Drink firms hit by foreign rivals

May 17th at 10:33
17-05-2013 10:33:26+07:00

Drink firms hit by foreign rivals

Domestic beverage companies were falling into difficulties due to competition from foreign rivals, heard participants said at a workshop on Tuesday.

 

According to the Viet Nam Beverage Association (VBA), only a small number of domestic enterprises were able to co-exist in a market dominated by foreign giants.

Most recently, the Tribeco brand fell into the hands of Uni-President Group – the biggest shareholder in Tribeco Sai Gon before the company dissolved, the VBA said.

Tribeco posted a four-year loss of VND300 billion (US$14.2 million) before being acquired by its Taiwanese rival.

According to Phan Dang Tuat, chairman of the Sai Gon Beverage Company, domestic drinks companies were struggling to cope with an inundation of fake and low quality wine and widespread advertising campaigns by their international competitors.

With the advertising and marketing cap at 10 per cent as regulated, domestic enterprises could not compete with their foreign counterparts, Tuat said, adding that their larger rivals sometimes spent up to 30 per cent of their expenses on advertising as they did not face any restrictions.

Unless the cap was removed, domestic companies would be unable to protect their brands over the next decade, he said.

Tuan also expressed concern over the penetration of many foreign companies, pointing out that Masan Group recently bought the Phu Yen beer factory and Aneuser-Busch InBev Group planned to enter the Vietnamese market next year.

The VBA cited a report by the Ministry of Planning and Investment which said that some foreign enterprises used price transferring, causing losses to the State budget as well as forcing Vietnamese enterprises to quit joint-ventures.

A representative from the General Depar©ctment of Taxation speaking at the workshop said that unhealthy competition resulting from price transferring had caused the disappearance of many Vietnamese beverage brands.
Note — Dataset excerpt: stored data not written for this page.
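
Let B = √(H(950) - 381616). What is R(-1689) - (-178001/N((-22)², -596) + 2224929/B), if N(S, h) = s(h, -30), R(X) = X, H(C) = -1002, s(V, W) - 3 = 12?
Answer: 152666/15 + 2224929*I*√382618/382618 ≈ 10178.0 + 3596.9*I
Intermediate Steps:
s(V, W) = 15 (s(V, W) = 3 + 12 = 15)
B = I*√382618 (B = √(-1002 - 381616) = √(-382618) = I*√382618 ≈ 618.56*I)
N(S, h) = 15
R(-1689) - (-178001/N((-22)², -596) + 2224929/B) = -1689 - (-178001/15 + 2224929/((I*√382618))) = -1689 - (-178001*1/15 + 2224929*(-I*√382618/382618)) = -1689 - (-178001/15 - 2224929*I*√382618/382618) = -1689 + (178001/15 + 2224929*I*√382618/382618) = 152666/15 + 2224929*I*√382618/382618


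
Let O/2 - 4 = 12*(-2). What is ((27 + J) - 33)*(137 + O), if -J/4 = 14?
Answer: -6014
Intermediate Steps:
O = -40 (O = 8 + 2*(12*(-2)) = 8 + 2*(-24) = 8 - 48 = -40)
J = -56 (J = -4*14 = -56)
((27 + J) - 33)*(137 + O) = ((27 - 56) - 33)*(137 - 40) = (-29 - 33)*97 = -62*97 = -6014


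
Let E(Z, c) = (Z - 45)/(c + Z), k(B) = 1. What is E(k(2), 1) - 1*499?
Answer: -521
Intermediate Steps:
E(Z, c) = (-45 + Z)/(Z + c)
E(k(2), 1) - 1*499 = (-45 + 1)/(1 + 1) - 1*499 = -44/2 - 499 = (½)*(-44) - 499 = -22 - 499 = -521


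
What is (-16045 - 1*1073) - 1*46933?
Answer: -64051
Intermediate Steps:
(-16045 - 1*1073) - 1*46933 = (-16045 - 1073) - 46933 = -17118 - 46933 = -64051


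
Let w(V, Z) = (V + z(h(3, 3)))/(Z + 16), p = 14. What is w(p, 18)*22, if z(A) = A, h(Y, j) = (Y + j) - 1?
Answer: 209/17 ≈ 12.294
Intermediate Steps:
h(Y, j) = -1 + Y + j
w(V, Z) = (5 + V)/(16 + Z) (w(V, Z) = (V + (-1 + 3 + 3))/(Z + 16) = (V + 5)/(16 + Z) = (5 + V)/(16 + Z))
w(p, 18)*22 = ((5 + 14)/(16 + 18))*22 = (19/34)*22 = 209/17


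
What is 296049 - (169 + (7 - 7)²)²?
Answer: 267488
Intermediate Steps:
296049 - (169 + (7 - 7)²)² = 296049 - (169 + 0²)² = 296049 - (169 + 0)² = 296049 - 1*169² = 296049 - 1*28561 = 296049 - 28561 = 267488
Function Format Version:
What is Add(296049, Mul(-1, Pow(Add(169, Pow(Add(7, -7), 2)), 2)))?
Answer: 267488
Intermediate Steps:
Add(296049, Mul(-1, Pow(Add(169, Pow(Add(7, -7), 2)), 2))) = Add(296049, Mul(-1, Pow(Add(169, Pow(0, 2)), 2))) = Add(296049, Mul(-1, Pow(Add(169, 0), 2))) = Add(296049, Mul(-1, Pow(169, 2))) = Add(296049, Mul(-1, 28561)) = Add(296049, -28561) = 267488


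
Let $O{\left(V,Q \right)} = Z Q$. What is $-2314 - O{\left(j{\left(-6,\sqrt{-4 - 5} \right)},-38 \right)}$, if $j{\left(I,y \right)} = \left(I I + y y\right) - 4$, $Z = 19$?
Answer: $-1592$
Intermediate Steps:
$j{\left(I,y \right)} = -4 + I^{2} + y^{2}$ ($j{\left(I,y \right)} = \left(I^{2} + y^{2}\right) - 4 = -4 + I^{2} + y^{2}$)
$O{\left(V,Q \right)} = 19 Q$
$-2314 - O{\left(j{\left(-6,\sqrt{-4 - 5} \right)},-38 \right)} = -2314 - 19 \left(-38\right) = -2314 - -722 = -2314 + 722 = -1592$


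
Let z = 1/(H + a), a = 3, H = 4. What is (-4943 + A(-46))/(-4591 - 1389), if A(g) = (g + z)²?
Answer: 69583/146510 ≈ 0.47494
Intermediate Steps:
z = ⅐ (z = 1/(4 + 3) = 1/7 = ⅐ ≈ 0.14286)
A(g) = (⅐ + g)² (A(g) = (g + ⅐)² = (⅐ + g)²)
(-4943 + A(-46))/(-4591 - 1389) = (-4943 + (1 + 7*(-46))²/49)/(-4591 - 1389) = (-4943 + (1 - 322)²/49)/(-5980) = (-4943 + (1/49)*(-321)²)*(-1/5980) = (-4943 + (1/49)*103041)*(-1/5980) = (-4943 + 103041/49)*(-1/5980) = -139166/49*(-1/5980) = 69583/146510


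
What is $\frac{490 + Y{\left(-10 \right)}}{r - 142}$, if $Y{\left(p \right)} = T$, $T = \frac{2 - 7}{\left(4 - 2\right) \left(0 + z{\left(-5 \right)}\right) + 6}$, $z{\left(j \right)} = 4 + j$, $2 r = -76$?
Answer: $- \frac{391}{144} \approx -2.7153$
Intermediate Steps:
$r = -38$ ($r = \frac{1}{2} \left(-76\right) = -38$)
$T = - \frac{5}{4}$ ($T = \frac{2 - 7}{\left(4 - 2\right) \left(0 + \left(4 - 5\right)\right) + 6} = - \frac{5}{2 \left(0 - 1\right) + 6} = - \frac{5}{2 \left(-1\right) + 6} = - \frac{5}{-2 + 6} = - \frac{5}{4} \approx -1.25$)
$Y{\left(p \right)} = - \frac{5}{4}$
$\frac{490 + Y{\left(-10 \right)}}{r - 142} = \frac{490 - \frac{5}{4}}{-38 - 142} = \frac{1955}{4 \left(-180\right)} = \frac{1955}{4} \left(- \frac{1}{180}\right) = - \frac{391}{144}$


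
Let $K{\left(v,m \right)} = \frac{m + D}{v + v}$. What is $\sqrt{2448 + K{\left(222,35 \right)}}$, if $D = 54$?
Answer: $\frac{\sqrt{120657111}}{222} \approx 49.479$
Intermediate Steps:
$K{\left(v,m \right)} = \frac{54 + m}{2 v}$ ($K{\left(v,m \right)} = \frac{m + 54}{v + v} = \frac{54 + m}{2 v}$)
$\sqrt{2448 + K{\left(222,35 \right)}} = \sqrt{2448 + \frac{54 + 35}{2 \cdot 222}} = \sqrt{2448 + \frac{1}{2} \cdot \frac{1}{222} \cdot 89} = \sqrt{2448 + \frac{89}{444}} = \sqrt{\frac{1087001}{444}} = \frac{\sqrt{120657111}}{222}$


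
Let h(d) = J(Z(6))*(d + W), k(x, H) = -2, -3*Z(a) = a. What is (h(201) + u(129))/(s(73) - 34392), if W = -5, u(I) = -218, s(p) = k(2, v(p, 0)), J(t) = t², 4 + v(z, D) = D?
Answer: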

However, it was very difficult to prove a company had committed price transferring, he added.

According to Tran Qui Thanh, general director of Tan Hiep Phat Group, domestic enterprises needed support to ensure healthy competition which was crucial to protecting consumers.

Luong Van Tu, president of the Viet Nam Coffee and Cacao Association, said technical barriers in line with international commitments should be set up to protect domestic production, while State agencies should enhance management to prevent unhealthy competition such as dumping, price transferring and fake and low-quality products.

A programme to encourage consumers to use made-in-Viet Nam beverage products was necessary, while domestic enterprises needed to raise their awareness and knowledge of competition laws, experts said.